Add some GREEN to your water feature
Water features can make for relaxing and eye-catching additions to outdoor spaces. According to the online gardening resource Garden Know-How, a water feature is any landscape enhancement that uses water and other material to bring tranquility and beauty to a space.
Thanks to their soothing sounds and aesthetic appeal, water features like ponds and fountains are often included in healing gardens. But they can be used in any and all landscapes.
Homeowners can explore various water features, such as waterfalls, koi ponds and even rain bells, which offer soothing chime sounds when it rains. One consideration when installing a water feature is whether or not to incorporate live plants. Certain plants are better suited for water features than others.
It is possible to create a miniature ecosystem in a yard by surrounding a water feature with certain plants. Gardening Know-How advises using canna lily or taro at the edge of a pond. These plants thrive with roots in mud and their tops in shallow water. Broadleaf arrowhead is another option, as it can do well in a pond's shallow edges. It's a perennial so it will come back and requires little maintenance.
Many plants can live on the surface of the water and provide hiding spots for wildlife in a natural water feature setting. Lotus, also called water lily, is a popular and fragrant option. Water hyacinth produces vibrant lavender flowers that pop on stems that can reach three feet in height. This stunning species can be invasive, but it can be managed by planting within a hoop or submerged woven basket, indicates Happy DIY Home. Other free-floating plants to consider are duckweed, fairy moss and butterfly fern. Floating plants look beautiful and they can help filter water and control algae growth.
Submerged plants are a necessity in water features that have fish. Submerged plants are grown in weighted pots placed on the bottom of the pond. They provide shelter for fish and help oxygenate the water. Hornwort, anacharis, water milfoil, and dwarf sagittaria are some examples of submerged plants.

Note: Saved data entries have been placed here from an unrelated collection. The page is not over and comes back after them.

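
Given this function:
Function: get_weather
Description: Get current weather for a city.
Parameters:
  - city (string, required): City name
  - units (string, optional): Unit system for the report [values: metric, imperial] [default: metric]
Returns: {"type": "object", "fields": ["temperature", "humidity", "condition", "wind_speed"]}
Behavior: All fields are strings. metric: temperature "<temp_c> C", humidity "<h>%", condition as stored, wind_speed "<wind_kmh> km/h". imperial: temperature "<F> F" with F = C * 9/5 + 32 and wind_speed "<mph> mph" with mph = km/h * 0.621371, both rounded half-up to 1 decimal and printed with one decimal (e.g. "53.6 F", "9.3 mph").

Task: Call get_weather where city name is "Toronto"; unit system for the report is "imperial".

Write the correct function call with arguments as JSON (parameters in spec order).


Mapping each described value to its parameter name:
  'City name' -> city = "Toronto"
  'Unit system for the report' -> units = "imperial"
get_weather({"city": "Toronto", "units": "imperial"})


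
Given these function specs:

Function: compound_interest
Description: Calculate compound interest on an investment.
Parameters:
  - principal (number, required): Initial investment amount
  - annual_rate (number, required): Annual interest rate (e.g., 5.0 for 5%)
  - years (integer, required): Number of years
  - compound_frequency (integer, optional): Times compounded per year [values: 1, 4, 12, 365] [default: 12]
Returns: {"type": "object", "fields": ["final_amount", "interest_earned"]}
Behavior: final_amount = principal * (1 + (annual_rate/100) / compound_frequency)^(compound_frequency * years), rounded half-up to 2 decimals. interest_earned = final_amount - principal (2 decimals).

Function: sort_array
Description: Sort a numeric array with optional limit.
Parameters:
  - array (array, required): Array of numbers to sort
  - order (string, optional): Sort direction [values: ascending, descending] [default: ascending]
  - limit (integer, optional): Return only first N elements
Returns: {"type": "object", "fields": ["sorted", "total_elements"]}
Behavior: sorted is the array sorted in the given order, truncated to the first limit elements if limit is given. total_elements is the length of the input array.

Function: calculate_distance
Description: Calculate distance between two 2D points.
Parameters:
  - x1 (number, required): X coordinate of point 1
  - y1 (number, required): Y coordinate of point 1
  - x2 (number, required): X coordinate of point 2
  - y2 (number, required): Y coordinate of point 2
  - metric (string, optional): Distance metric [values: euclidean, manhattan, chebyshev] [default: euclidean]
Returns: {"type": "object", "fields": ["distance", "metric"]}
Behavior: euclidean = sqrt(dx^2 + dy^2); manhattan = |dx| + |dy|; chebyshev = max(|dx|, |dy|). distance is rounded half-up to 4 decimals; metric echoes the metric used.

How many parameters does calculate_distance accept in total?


Parameters of calculate_distance: x1 (required), y1 (required), x2 (required), y2 (required), metric (optional)
Total:
5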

Water features attract wildlife, including potentially pesky insects. Planting pitcher plants in submerged pots can help reduce the presence of unwanted insects in a water feature.
Some water-loving plants are invasive, so it is always best to check with a local agricultural extension or the Department of Environmental Protection to see if certain floating or submerged plants are restricted where you live. For those who want to contain plants, placing pots of cascading greenery and flowers near to fountains, pools and ponds is another way to add appeal without having to dig in the ground.